Son refugiados que huyen de la guerra –una guerra, como todas las guerras, llena de intereses−, pero hasta hace poco sólo eran considerados inmigrantes que llegaban por culpa de las mafias. Un ministro español se refirió a ellos como “goteras que hay que taponar”, otro los acusaba de yihadistas e incluso un tercero los vio como “oportunidad económica”; quizás ninguno de los tres tuvo familiares que necesitaron huir de Franco para salvar la vida, o ni siquiera eso: bastaría con un poco de memoria colectiva. En Francia, un expresidente los llamó “clandestinos” y se atrevió a pedir la reducción de las ayudas sociales a extranjeros porque el bienestar produce “un desagradable efecto llamada”, olvidando que su propio padre fue inmigrante húngaro; otra líder descerebrada pide echar cuanto antes al que no trabaje, resucitando el horrible lema nazi que recibía a los que iban a morir en los campos de concentración. Hay incluso quienes, hoy como ayer, se escudan en razones religiosas, como el ministro croata que advirtió que los ayudaría a pesar de no ser cristianos. Entre todos han arruinado para siempre el sueño europeo. Quién da más.

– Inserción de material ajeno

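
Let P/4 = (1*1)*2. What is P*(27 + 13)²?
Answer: 12800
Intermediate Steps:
P = 8 (P = 4*((1*1)*2) = 4*(1*2) = 4*2 = 8)
P*(27 + 13)² = 8*(27 + 13)² = 8*40² = 8*1600 = 12800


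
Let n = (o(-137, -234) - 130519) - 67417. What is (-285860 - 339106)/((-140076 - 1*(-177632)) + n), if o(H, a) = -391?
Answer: 624966/160771 ≈ 3.8873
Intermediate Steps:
n = -198327 (n = (-391 - 130519) - 67417 = -130910 - 67417 = -198327)
(-285860 - 339106)/((-140076 - 1*(-177632)) + n) = (-285860 - 339106)/((-140076 - 1*(-177632)) - 198327) = -624966/((-140076 + 177632) - 198327) = -624966/(37556 - 198327) = -624966/(-160771) = -624966*(-1/160771) = 624966/160771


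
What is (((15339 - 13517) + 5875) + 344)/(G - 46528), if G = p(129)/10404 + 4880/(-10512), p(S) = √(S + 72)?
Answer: -215811800173954073232/1248773986456668207607 - 445816487556*√201/1248773986456668207607 ≈ -0.17282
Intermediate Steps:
p(S) = √(72 + S)
G = -305/657 + √201/10404 (G = √(72 + 129)/10404 + 4880/(-10512) = √201*(1/10404) + 4880*(-1/10512) = √201/10404 - 305/657 = -305/657 + √201/10404 ≈ -0.46287)
(((15339 - 13517) + 5875) + 344)/(G - 46528) = (((15339 - 13517) + 5875) + 344)/((-305/657 + √201/10404) - 46528) = ((1822 + 5875) + 344)/(-30569201/657 + √201/10404) = (7697 + 344)/(-30569201/657 + √201/10404) = 8041/(-30569201/657 + √201/10404)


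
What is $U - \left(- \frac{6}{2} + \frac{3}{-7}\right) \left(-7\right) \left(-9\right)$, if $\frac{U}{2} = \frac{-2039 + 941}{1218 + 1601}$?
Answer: $\frac{606708}{2819} \approx 215.22$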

Pero lo que resulta a un tiempo asombroso y espeluznante es que la denuncia encubierta en La metamorfosis, escrita cien años atrás, siga intacta en las palabras del primer ministro británico, que se refirió a los refugiados literalmente como “swarm” (término ambiguo que significa lo mismo “enjambre” que “plaga”) o para mayor vergüenza de quienes nos sentimos ante todo demócratas, en las del eurodiputado polaco que los llamó en el parlamento “basura humana” (“Europe being flooded with human garbage”). Los consideran bichos y, como en el relato kafkiano, quisieran poder barrerlos de una vez. Y a otra cosa.